The proposed new penalties come amid continuing debate about Brown's unprecedented April 1 executive order mandating that over 3,000 urban water districts in the state cut their water use by an overall 25 percent this year compared with 2013. The order also directs the state to provide financial help to homeowners shifting to drought-resistant landscaping, and rebates for new water-efficient appliances.

The order focuses mainly on urban water uses like lawns, parks, public medians and golf courses, which take up less than a quarter of water use by people in the state.

"I would hope that we don't see this in some punitive way, but that we see the challenge ... the climate is getting warmer, the weather is getting more extreme and unpredictable, and we have to become more resilient, more efficient and more innovative," the governor said then.

A major bone of contention is the omission from the April 1 order of any mandatory or voluntary conservation targets for agriculture, which uses nearly 80 percent of water not designated for environmental conservation. Instead, irrigation districts were told to develop drought management plans and monitor groundwater levels, and the State Water Resources Control Board was told to go after illegal and wasteful water users.

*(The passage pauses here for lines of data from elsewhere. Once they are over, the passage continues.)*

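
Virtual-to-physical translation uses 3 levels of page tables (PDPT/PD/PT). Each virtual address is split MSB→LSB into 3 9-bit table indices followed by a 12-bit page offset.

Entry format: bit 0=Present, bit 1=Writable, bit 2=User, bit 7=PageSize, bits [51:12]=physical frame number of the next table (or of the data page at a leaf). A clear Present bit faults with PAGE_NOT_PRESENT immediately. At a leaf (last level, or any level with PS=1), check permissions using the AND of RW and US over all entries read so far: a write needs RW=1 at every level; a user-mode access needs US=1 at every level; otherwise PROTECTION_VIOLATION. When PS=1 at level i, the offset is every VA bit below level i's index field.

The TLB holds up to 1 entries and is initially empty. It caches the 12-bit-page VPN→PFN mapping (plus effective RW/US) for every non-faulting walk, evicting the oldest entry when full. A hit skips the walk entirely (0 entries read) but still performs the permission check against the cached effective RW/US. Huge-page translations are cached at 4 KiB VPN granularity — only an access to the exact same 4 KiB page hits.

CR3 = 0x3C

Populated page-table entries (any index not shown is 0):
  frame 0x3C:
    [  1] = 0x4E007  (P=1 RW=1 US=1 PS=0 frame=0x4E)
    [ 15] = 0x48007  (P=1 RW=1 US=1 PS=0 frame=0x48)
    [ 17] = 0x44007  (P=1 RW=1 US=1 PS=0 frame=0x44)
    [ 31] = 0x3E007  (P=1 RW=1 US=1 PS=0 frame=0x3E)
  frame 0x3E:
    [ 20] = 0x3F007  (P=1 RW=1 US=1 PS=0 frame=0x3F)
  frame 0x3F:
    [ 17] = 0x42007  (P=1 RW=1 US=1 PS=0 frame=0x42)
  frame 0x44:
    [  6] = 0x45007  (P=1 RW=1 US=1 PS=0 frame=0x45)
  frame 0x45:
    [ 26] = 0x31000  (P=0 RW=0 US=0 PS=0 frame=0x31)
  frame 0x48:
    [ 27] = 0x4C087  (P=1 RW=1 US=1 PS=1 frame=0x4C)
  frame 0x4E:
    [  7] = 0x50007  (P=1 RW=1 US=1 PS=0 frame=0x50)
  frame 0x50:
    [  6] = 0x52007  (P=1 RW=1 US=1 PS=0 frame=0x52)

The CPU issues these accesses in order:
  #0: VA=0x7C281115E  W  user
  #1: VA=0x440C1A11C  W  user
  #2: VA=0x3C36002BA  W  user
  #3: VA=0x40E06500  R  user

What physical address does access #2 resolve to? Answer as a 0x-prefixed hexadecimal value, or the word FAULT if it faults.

Walk each access:
#0 VA=0x7C281115E (w,user):
  L0: frame=0x3C idx=31 entry=0x3E007 [P=1 RW=1 US=1 PS=0]
  L1: frame=0x3E idx=20 entry=0x3F007 [P=1 RW=1 US=1 PS=0]
  L2: frame=0x3F idx=17 entry=0x42007 [P=1 RW=1 US=1 PS=0]
  → PA=0x4215E  (3 entries read)
#1 VA=0x440C1A11C (w,user):
  L0: frame=0x3C idx=17 entry=0x44007 [P=1 RW=1 US=1 PS=0]
  L1: frame=0x44 idx=6 entry=0x45007 [P=1 RW=1 US=1 PS=0]
  L2: frame=0x45 idx=26 entry=0x31000 [P=0 RW=0 US=0 PS=0]
  ✗ PAGE_NOT_PRESENT  [3 reads]
#2 VA=0x3C36002BA (w,user):
  L0: frame=0x3C idx=15 entry=0x48007 [P=1 RW=1 US=1 PS=0]
  L1: frame=0x48 idx=27 entry=0x4C087 [P=1 RW=1 US=1 PS=1]
  → PA=0x4C2BA (huge @L1)  (2 entries read)
#3 VA=0x40E06500 (r,user):
  L0: frame=0x3C idx=1 entry=0x4E007 [P=1 RW=1 US=1 PS=0]
  L1: frame=0x4E idx=7 entry=0x50007 [P=1 RW=1 US=1 PS=0]
  L2: frame=0x50 idx=6 entry=0x52007 [P=1 RW=1 US=1 PS=0]
  → PA=0x52500  (3 entries read)

Access #2 PA: 0x4C2BA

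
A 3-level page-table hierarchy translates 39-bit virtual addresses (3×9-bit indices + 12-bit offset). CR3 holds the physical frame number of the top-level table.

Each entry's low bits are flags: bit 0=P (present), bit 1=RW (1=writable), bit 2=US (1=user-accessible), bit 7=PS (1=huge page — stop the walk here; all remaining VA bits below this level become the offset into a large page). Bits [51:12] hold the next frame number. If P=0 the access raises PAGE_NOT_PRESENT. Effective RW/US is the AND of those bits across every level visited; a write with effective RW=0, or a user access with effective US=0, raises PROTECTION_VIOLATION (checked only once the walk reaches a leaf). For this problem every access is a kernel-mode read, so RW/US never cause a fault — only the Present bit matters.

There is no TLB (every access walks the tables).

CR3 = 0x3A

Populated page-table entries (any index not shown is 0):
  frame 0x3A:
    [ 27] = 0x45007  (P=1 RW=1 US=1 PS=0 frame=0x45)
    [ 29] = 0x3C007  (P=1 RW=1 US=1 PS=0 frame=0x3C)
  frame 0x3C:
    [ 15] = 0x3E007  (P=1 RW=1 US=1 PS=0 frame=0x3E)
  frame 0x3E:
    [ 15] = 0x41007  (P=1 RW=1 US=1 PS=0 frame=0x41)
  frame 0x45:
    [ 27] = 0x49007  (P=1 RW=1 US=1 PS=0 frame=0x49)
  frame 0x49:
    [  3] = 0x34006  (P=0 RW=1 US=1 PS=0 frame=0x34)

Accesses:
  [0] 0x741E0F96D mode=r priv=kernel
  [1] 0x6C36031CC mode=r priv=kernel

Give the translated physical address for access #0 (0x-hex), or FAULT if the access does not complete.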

In exempting agriculture from cutbacks, Brown has sided with farmers who say they have already suffered four years of drought as well as sharp cutbacks by state and federal water providers, resulting in more land left fallow and lower income for the agriculture industry. Thousands of farm workers have also been put out of work.

Many water and conservation experts say agriculture should be included in the cutbacks. An often-cited issue is increasing pumping of groundwater, which in some Central Valley areas has already caused the land to sink measurably. Until 2014, California was the only western state not regulating groundwater withdrawals, and the new regulations don't become fully effective until 2022.

Another issue is planting of highly profitable but water-guzzling crops like almonds. Many farmers also continue to use flood irrigation rather than the much more efficient drip irrigation.

Some environmentalists also call for limiting water use on land used to raise crops for animal feed.

The debate takes place against the background of an antiquated allocation system that gives priority, and lower rates, to holders of "senior" water rights - those claimed before California established a permit process in 1914 - with holders of "junior" rights claimed after that time receiving less.

Though California is the country's largest agricultural producer and employs over 400,000 people, the industry accounts for just 2 percent of the state's gross domestic product.

Meanwhile, cities facing the sharpest cutbacks are pleading for exemptions because they have invested in recycled or desalinated water, or face great demands for water during extreme summer temperatures, or rely on local sources rather than state resources.

Also sharply debated is the governor's failure to include the oil and gas industry in his mandatory restrictions. Environmentalists estimate that more than two million gallons of fresh water are used daily to stimulate oil wells through hydraulic fracturing, or fracking, and related processes. 

The oil industry contends that such drilling produces more water than oil, and much of that water is provided to farmers. But environmentalists also point out that earlier this year, California's Division of Oil, Gas and Geothermal Resources required oil companies to shut down 12 wastewater wells in the Central Valley because they are located close enough to underground wells for drinking or agricultural water to threaten contamination. Another 176 wells are undergoing investigation, and over 2,500 more wells are in areas that were never approved for wastewater injection.

Zack Malitz of the social action organization CREDO told Reuters earlier this year, "Gov. Brown is forcing ordinary Californians to shoulder the burden of the drought by cutting their personal water use while giving the oil industry a continuing license to break the law and poison our water. Fracking and toxic injection wells may not be the largest users of water in California, but they are undoubtedly some of the stupidest."